Depending on your objectives and the nature of the data, you might try
a heuristic exploration, finding good neighborhoods at low resolution,
and then exploring nearby placement at higher resolutions. Low-res can
also be a nice place to apply any placement policy heuristics which the
client adds later. :)
Eg, start with a shrunk problem of a <C/10 x D/10> on <A/10 x B/10>
(~x10000 shrink) grayscale placement. You can both prune ("this placement
is so bad I'm not going to bother with it further"), and pursue ("this
area is so great, I'm going to zoom in now"). You might include a x/3
stage in between x/10 and x/1. Maybe. And perhaps a sorted "how good
it looks" list of regions, at various resolutions, which are waiting to
be explored.
But this doesn't work with some flavors of data. And non-deterministic
performance, even if bounded, is undesirable in some UI situations.

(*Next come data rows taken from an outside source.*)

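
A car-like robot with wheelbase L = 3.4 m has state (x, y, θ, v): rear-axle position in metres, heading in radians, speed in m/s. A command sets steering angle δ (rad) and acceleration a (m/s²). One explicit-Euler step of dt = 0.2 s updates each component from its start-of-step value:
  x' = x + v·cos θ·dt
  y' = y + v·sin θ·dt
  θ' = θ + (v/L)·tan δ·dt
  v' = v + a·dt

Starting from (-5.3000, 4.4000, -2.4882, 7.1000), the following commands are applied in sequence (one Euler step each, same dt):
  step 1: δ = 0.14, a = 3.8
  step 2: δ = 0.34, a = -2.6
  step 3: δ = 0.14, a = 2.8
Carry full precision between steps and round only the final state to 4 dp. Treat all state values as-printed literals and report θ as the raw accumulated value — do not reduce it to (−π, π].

after step 1 (δ=0.14, a=3.8): (-6.427517, 3.536805, -2.429344, 7.860000)
after step 2 (δ=0.34, a=-2.6): (-7.617355, 2.509445, -2.265793, 7.340000)
after step 3 (δ=0.14, a=2.8): (-8.557437, 1.381939, -2.204948, 7.900000)

(-8.5574, 1.3819, -2.2049, 7.9000)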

And beware the tarpit potential of "it's not working reliably now, but
maybe if I tweak and complexify a bit, it will". Run, run away.
But one can do a simple version quickly, and if it works...
Mitchell
Message-ID: <[EMAIL PROTECTED]>
From: Komtanoo Pinpimai <[EMAIL PROTECTED]>
To: [EMAIL PROTECTED]
Subject: [Boston.pm] least overlap co-ordinate
Sender: [EMAIL PROTECTED]
Date: Tue, 04 Feb 2003 14:17:20 +0700
Hello,
I have to solve a real world problem; it is:
There are 2 black-white rectangular images (each one kept in 2d array,
0/1 as black/white).
First rectangular has A and B as its sides.
Second rectangular has C and D as its sides. C is less than A and D is
less than B.
I want to place the second rectangular into the first one with the least
overlaped pixels. (the second regtangular can be placed exceedingly the
bound of the larger reg., but it is worse than overlaped pixel)
With a brute-force algorithm, it tries to generate the smaller images in
all top-left co-ordinates in C x D and determine overlaped pixels and
exceeded pixels; and return the best top-left co-ordinate.
Approximately, the algorithm takes A x B x C x D comparisons.
Do anyone know other better solutions?